Dear hackers,
> Regarding the PG13, it cannot be
> applied
> as-is thus some adjustments are needed. I will share it in upcoming posts.
Here is a patch set for PG13. Apart from PG14-17, the patch could be created as-is,
because...
1. WAL record for invalidation messages (XLOG_XACT_INVALIDATIONS) does not exist.
2. Thus the ReorderBufferChange for the invalidation does not exist.
Our patch tries to distribute it but cannot be done as-is.
3. Codes assumed that invalidation messages can be added only once.
4. The timing when invalidation messages are consumed is limited:
a. COMMAND_ID change is poped,
b. start of decoding a transaction, or
c. end of decoding a transaction.
Above means that invalidations cannot be executed while being decoded.
I created two patch sets to resolve the data loss issue. 0001 has less code
changes but could resolve a part of issue, 0002 has huge changes but provides a
complete solution.
0001 - mostly same as patches for other versions. ReorderBufferAddInvalidations()

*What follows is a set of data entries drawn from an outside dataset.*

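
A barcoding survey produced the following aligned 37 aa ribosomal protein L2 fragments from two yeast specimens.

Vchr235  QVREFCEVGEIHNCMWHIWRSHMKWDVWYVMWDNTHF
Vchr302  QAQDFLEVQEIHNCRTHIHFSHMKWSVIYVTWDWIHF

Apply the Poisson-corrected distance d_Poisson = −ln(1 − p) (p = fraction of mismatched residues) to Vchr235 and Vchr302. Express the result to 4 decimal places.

Differing sites — 2:V/A; 3:R/Q; 4:E/D; 6:C/L; 9:G/Q; 15:M/R; 16:W/T; 19:W/H; 20:R/F; 26:D/S; 28:W/I; 31:M/T; 34:N/W; 35:T/I.
p = 14/37 = 0.378378.
d = −ln(1 − 0.378378) = −ln(0.621622) = 0.4754.

0.4754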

was adjusted to allow being called several times. As I said above,
0001 cannot execute inval messages while decoding the transacitons.
0002 - introduces new ReorderBufferChange type to indicate inval messages.
It would be handled like PG14+.
Here is an example. Assuming that the table foo exists on both nodes, a
publication "pub" which publishes all tables, and a subscription "sub" which
subscribes "pub". What if the workload is executed?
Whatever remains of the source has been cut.